Alcoa also operates the largest third-party alumina (aluminum oxide) business in the world: its portfolio of seven refineries around the world operates from a very competitive cost position as well as the lowest average carbon footprint weak in the industry.
The group’s aluminum division includes foundry, smelter and energy assets. Alcoa is a leading producer of primary aluminum products (billet, foundry, rod and slab) and has a portfolio of proprietary cast alloys as well as low carbon aluminum.
The company’s energy portfolio, which includes partnerships and wholly-owned assets, provides electricity internally and generates revenue from sales to third parties.

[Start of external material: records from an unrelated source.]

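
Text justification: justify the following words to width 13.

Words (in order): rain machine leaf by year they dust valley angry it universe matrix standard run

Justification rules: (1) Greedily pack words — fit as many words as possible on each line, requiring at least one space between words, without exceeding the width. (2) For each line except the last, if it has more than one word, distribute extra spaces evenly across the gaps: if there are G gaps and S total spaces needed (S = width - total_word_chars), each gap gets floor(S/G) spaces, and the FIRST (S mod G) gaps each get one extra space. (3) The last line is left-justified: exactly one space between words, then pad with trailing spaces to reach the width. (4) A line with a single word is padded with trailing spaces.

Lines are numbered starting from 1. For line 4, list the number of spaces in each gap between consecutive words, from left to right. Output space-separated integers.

Line 1: ['rain', 'machine'] (min_width=12, slack=1)
Line 2: ['leaf', 'by', 'year'] (min_width=12, slack=1)
Line 3: ['they', 'dust'] (min_width=9, slack=4)
Line 4: ['valley', 'angry'] (min_width=12, slack=1)
Line 5: ['it', 'universe'] (min_width=11, slack=2)
Line 6: ['matrix'] (min_width=6, slack=7)
Line 7: ['standard', 'run'] (min_width=12, slack=1)

Answer: 2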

The latest set of results confirmed that trading is tough. Despite revenue of $2.85 billion, Alcoa posted a net loss of $746 million for the quarter to the end of September 2022, including $652 million in restructuring charges and a loss per share of $4.17.
This is reflected in the 55% drop in the share price since March. Still, the balance sheet remains strong and earnings will pick up with aluminum.
Analyst estimates for next year put Alcoa on a price-earnings (p/e) ratio of 10, falling to 7 in 2024.
A vital metal for the green transition
The other metal that investors should consider is tin.
As an alloy, tin is very conductive. Its largest application (49%) is in solders, which act as both a glue and a conductor between individual electronic components as well as between components and printed circuit boards.
Indeed, the Massachusetts Institute of Technology considers tin to be the most crucial metal for new technologies and the energy transition, well ahead of cobalt and lithium, and with more than twice as many uses as nickel.
Again, pewter has fallen this year. Concerns have arisen over the reduction in the use of pewter, as well as its substitution with cheaper materials.
Yet future demand for tin from lithium-ion batteries is expected to grow from nearly zero to 3-4% of global use by 2025 as electric vehicles (EVs) replace internal combustion engine-powered transportation, according to Edison Investment Research.
High risk but potentially high reward
A stock to consider is Alphamine Resources (TSXV: AFM)a producer of low-cost tin concentrate from its Mpama Nord deposit in the DRC.
Mpama North is the richest tin resource in the world, with a grade approximately four times that of most other operating tin mines. Alphamin produces approximately 4% of the planet’s mined tin.
The company’s shares are listed on the Canadian Venture Exchange. It reports in US dollars: the market cap is $600 million. The group’s goal is to become one of the largest producers of sustainable pewter in the world.
In addition to drilling for resource extensions at Mpama North and nearby Mpama South, it is exploring other tin deposits.
In its October 2022 update, Alphamin confirmed that third quarter tin production was ahead of market forecast at 3,139 tonnes. The company’s earnings before interest, taxes, depreciation and amortization (EBITDA) estimate was $30.1 million, representing an Ebitda margin of 44% at a tin price of 22,011 $/ton.
The all-in sustaining cost (AISC, an indicator of the sustaining expense of current mining operations) per tonne of tin sold was 10% lower than the prior quarter.
Be careful: the DRC is widely considered politically unstable. Yet the stock has halved in six months. On a 2022 p/e of 4, it’s very cheap.
For those who can handle the volatility, it offers a high risk but potentially very rewarding way to play the price of tin.